From a careful study of the architecture of this building however, the grand simplicity of its design and the richness of its materials, it is difficult to believe that the earlier portions of it could have been built after the introduction of Christianity into Theveste, when art was already in its decadence. The presumption is strong, that it could not have been commenced later than the end of the first, or beginning of the second century; this would make it older than almost any of the Roman monuments of Algeria, as it certainly was superior to most of them in elegance and simplicity, though less florid in decoration.
There are many other Roman ruins of interest in the circle of Tebessa, and on Djebel Mestiri, west of the town, and extending as far as Djebel Youkous, are a number of megalithic tombs of a circular form. They are about 100 in number, situated in a single line, the right of which rests on the ruins of a Byzantine tower. The largest is about eleven feet three inches high, and from twelve to thirty feet in diameter. They differ from those of Foum Kosentina by being built in successive and gradually decreasing courses, without any single covering stone; they rather resemble the Medrassen and the tombs in its vicinity.

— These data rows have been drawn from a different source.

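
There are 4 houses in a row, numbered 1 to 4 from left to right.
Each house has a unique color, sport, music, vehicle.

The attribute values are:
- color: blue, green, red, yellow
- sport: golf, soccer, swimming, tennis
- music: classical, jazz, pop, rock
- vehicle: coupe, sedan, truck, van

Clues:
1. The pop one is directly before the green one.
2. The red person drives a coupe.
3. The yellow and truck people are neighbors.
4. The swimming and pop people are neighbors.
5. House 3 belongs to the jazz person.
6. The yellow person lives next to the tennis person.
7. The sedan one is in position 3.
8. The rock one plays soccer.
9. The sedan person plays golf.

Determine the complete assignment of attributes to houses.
Solution:

House | Color | Sport | Music | Vehicle
---------------------------------------
  1   | yellow | swimming | classical | van
  2   | blue | tennis | pop | truck
  3   | green | golf | jazz | sedan
  4   | red | soccer | rock | coupe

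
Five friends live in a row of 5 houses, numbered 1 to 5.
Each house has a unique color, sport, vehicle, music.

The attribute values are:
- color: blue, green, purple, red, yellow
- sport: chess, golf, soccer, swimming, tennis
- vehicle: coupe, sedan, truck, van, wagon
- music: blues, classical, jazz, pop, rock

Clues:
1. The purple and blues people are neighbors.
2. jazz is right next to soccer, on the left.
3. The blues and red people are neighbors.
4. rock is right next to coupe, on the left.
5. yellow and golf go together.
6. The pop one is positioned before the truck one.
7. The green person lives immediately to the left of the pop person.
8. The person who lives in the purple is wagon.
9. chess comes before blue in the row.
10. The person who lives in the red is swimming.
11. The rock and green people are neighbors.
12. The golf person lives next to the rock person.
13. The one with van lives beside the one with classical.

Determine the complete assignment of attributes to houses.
Solution:

House | Color | Sport | Vehicle | Music
---------------------------------------
  1   | yellow | golf | sedan | jazz
  2   | purple | soccer | wagon | rock
  3   | green | chess | coupe | blues
  4   | red | swimming | van | pop
  5   | blue | tennis | truck | classical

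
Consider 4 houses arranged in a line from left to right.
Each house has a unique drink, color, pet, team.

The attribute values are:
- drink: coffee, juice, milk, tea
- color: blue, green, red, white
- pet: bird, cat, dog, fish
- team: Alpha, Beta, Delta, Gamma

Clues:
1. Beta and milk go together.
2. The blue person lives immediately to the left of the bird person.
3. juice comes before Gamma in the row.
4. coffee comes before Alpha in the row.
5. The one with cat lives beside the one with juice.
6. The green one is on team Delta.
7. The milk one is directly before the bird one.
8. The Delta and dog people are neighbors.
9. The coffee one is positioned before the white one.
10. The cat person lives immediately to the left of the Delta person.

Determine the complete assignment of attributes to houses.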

We left Tebessa for Constantine on May 12, by diligence, following pretty much the same route as that taken by Bruce—whose notes are as follows:—
November 24, 1765.—Passed Ain Shabrou this day. Lay the night of the 24th (fourteen miles) in the mountains without inhabitants, the Hanneisha having fled the country as being in rebellion, and afraid of the Bey of Constantine. They were then in the Sahara, south of Gaffsa. Killed a wild boar of extraordinary size at Ain Shabrou, which served us for meat.
The 25th, arrived at the encampment of the Welled Esa, at Bucowash, where we met the Kaid of Tibberq (?), about twenty-four miles.
There crossed the river Miskiana, on the 26th, and continuing through one of the most beautiful and best cultivated countries in the world, I entered the Eastern province of Algiers now called Constantina, anciently the Mauritania Cæsariensis, whose capital Constantina was the ancient capital of Syphax.
The 27th and 28th, to the east of Sidi Bougeise, a high mountain about twenty miles. The 28th, at Ziganiah, about eighteen miles. The 29th, at Boomarzook, about ten miles from Constantina, where we arrived November 30 (see ante, [p. 50]).
The Ain Shabrou or Chabrou mentioned here is a large spring on the left of the present road, about six and a quarter miles from Tebessa, near which are the ruins of the Roman city Ad Mercuriam. A little to the west of it is Ain Youkous, more correctly Okes, وكيس or Bou Okes, from the Latin word Aquæ. This stream rises in a beautiful cave in the mountains; it is of great depth, and has often served as an impregnable retreat to the Arabs in time of war. The Welled Esa, or Oulad Aissa, is a collective name given to the tribes in the circle of Ain Beida, including the Haracta. In the time of the Turks these formed a great command called the Kaidat of the Aouassi, or descendants of Aissa. Ain Beida did not of course exist in Bruce’s time; it is entirely a French town, the chief place of the Haractas.
This route is especially interesting, as showing that the frontiers of Algeria in Bruce’s time were actually west of Tebessa and of the Miskiana, both of which belonged to Tunis.